La riflessione ermenuetica, in tal senso, malgrado la sua portata dirompente, ha mostrato tutte le sue residualità ed i suoi limiti oggettivi. Se in un’ottica morale, infatti, il dionisiaco mostra per la prima volta la fittizia operatività utilaristica della designazione misurata del vissuto. Se il dionisiaco evidenzia un a-priori non immanente, non oggettivo, non universale, ma ne esalta sentitamente le oppressioni epistemiche e percettive: le sodomie. D’altra parte, la sua capacità empatico-percettiva è sempre un passo indietro rispetto alla sua essenzialità.
Lo è in un grado psicologico: essendo l’irrazionale o l’irriflesso motivi tutt’altro che già contenutistici, rendibili piuttosto nella molto più problematica designazione somato-fisiologica, convivente e co-operante con una designazione significativa e di coscienza.
Lo è in un grado artistico: non serializzabile, non definibile entro una canonicità operativa. La forza pulsionale, che spingerebbe ad un’espressività estatica, ha in realtà il merito di non essere formalizzabile in una sistematicità verbale e musicale. Essa si regge sulla naturale inclinazione all’espressione, sulla tensione fungente ad un complesso di significati o di materialità sonore non filtrate, non mitigate.

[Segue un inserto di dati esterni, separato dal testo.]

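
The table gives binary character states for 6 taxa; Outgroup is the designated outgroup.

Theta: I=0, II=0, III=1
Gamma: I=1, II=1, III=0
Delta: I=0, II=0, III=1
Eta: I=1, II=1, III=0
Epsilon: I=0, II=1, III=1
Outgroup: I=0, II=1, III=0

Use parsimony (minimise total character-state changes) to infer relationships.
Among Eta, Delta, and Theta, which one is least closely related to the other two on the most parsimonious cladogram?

Eta

Character polarity is set by the outgroup: the derived state is whichever differs from the outgroup's state, so for II the derived state is '0', and for the remaining characters it is '1'.
I: derived state '1' in Eta and Gamma only — synapomorphy for {Eta, Gamma}.
II: derived state '0' in Delta and Theta only — synapomorphy for {Delta, Theta}.
III: derived state '1' in Delta, Epsilon, and Theta only — synapomorphy for {Delta, Epsilon, Theta}.
Most parsimonious ingroup topology: (((Delta,Theta),Epsilon),(Gamma,Eta)).
Theta and Delta share a more recent common ancestor with each other than either does with Eta, so Eta is the least closely related of the three.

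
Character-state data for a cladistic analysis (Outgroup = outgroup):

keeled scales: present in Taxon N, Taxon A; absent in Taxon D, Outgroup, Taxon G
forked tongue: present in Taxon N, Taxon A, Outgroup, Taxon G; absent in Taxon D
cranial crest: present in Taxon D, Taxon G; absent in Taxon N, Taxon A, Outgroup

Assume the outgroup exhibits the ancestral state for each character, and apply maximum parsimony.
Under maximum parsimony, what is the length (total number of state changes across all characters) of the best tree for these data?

3

Character polarity is set by the outgroup: the derived state is whichever differs from the outgroup's state, so for forked tongue the derived state is 'absent', and for the remaining characters it is 'present'.
Only Taxon A and Taxon N show the derived state 'present' for keeled scales, supporting them as a clade.
forked tongue (derived state 'absent') is unique to Taxon D (autapomorphy; uninformative for grouping).
Only Taxon D and Taxon G show the derived state 'present' for cranial crest, supporting them as a clade.
Most parsimonious ingroup topology: ((Taxon D,Taxon G),(Taxon A,Taxon N)).
Changes per character on this tree: keeled scales: 1; forked tongue: 1; cranial crest: 1.
Total = 3.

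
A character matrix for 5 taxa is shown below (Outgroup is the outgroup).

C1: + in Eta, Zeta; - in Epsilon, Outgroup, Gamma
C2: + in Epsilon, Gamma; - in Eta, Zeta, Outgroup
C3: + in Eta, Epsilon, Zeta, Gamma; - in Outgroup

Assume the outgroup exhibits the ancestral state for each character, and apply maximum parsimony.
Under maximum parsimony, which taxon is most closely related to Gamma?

The outgroup has state '-' for every character, so '+' is the derived state throughout.
Only Eta and Zeta show the derived state '+' for C1, supporting them as a clade.
Only Epsilon and Gamma show the derived state '+' for C2, supporting them as a clade.
All ingroup taxa share the derived state '+' for C3; it defines the ingroup but does not resolve relationships within it.
Most parsimonious ingroup topology: ((Eta,Zeta),(Epsilon,Gamma)).
Gamma and Epsilon form a cherry on this tree, so they are sister taxa.

Epsilon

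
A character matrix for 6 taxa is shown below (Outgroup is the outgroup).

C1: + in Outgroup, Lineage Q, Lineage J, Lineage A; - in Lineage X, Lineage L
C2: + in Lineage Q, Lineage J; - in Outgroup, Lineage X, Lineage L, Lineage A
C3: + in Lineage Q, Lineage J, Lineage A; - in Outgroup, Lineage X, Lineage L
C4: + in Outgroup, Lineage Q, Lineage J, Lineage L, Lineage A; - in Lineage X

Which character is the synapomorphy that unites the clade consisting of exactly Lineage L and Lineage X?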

L’autentico dionisiaco, per intenderci, non è l’abissale istinto alla creazione artistica5 come non è la risposta silenziosa e solipsistica alla propria interiorità. Il dionisiaco è, piuttosto, lo spurio: la semplice volizione espressiva, che non tiene conto di eventuali condizionamenti esterni, di forme, più o meno claustrofobiche, di semplice ripetizione o indirizzo rendente.
Lo è in un grado fenomenologico.
NOTE
1 Il primo rimando basilare, ovviamente, è al Nietzsche de La nascita della tragedia e all’impossibilità di rendere il dionisiaco come autentico dionisiaco. Se fosse tale, infatti, ci troveremmo innanzi ad un mutismo continuativo o ad una ibrida vocalizzazione, non pienamente concettuale (di un concettuale classicamente definito, ovviamente).
2 Con tutte le retrosie – non le nascondo – che la fenomenologia muove all’ermeneutica.
3 In un’accezione pasoliniana: non rigorosamente marxiana. In un contesto cittadino, com’era quello dell’Inghilterra industrializzata di Marx, non v’era altra strada, per chi non rientrava nell’alienazione borghese-industriale, che la micro-criminalità o il lavoro non legale. In Pasolini, invece, il sottoproletario è rappresentativo del contesto contadino, non “contaminato” dall’arrembaggio borghese.
4 Non stupisce, non essendo nemmeno il cuore intellettuale del nostro tempo estraneo alla forzatura culturale capitalistica.
5 Questa, anzi, ben calibrata, ben orientata. Vedi tutta la mia rubrica Fisiologia dei significanti in poesia (Le Parole di Fedro, 2024-2025).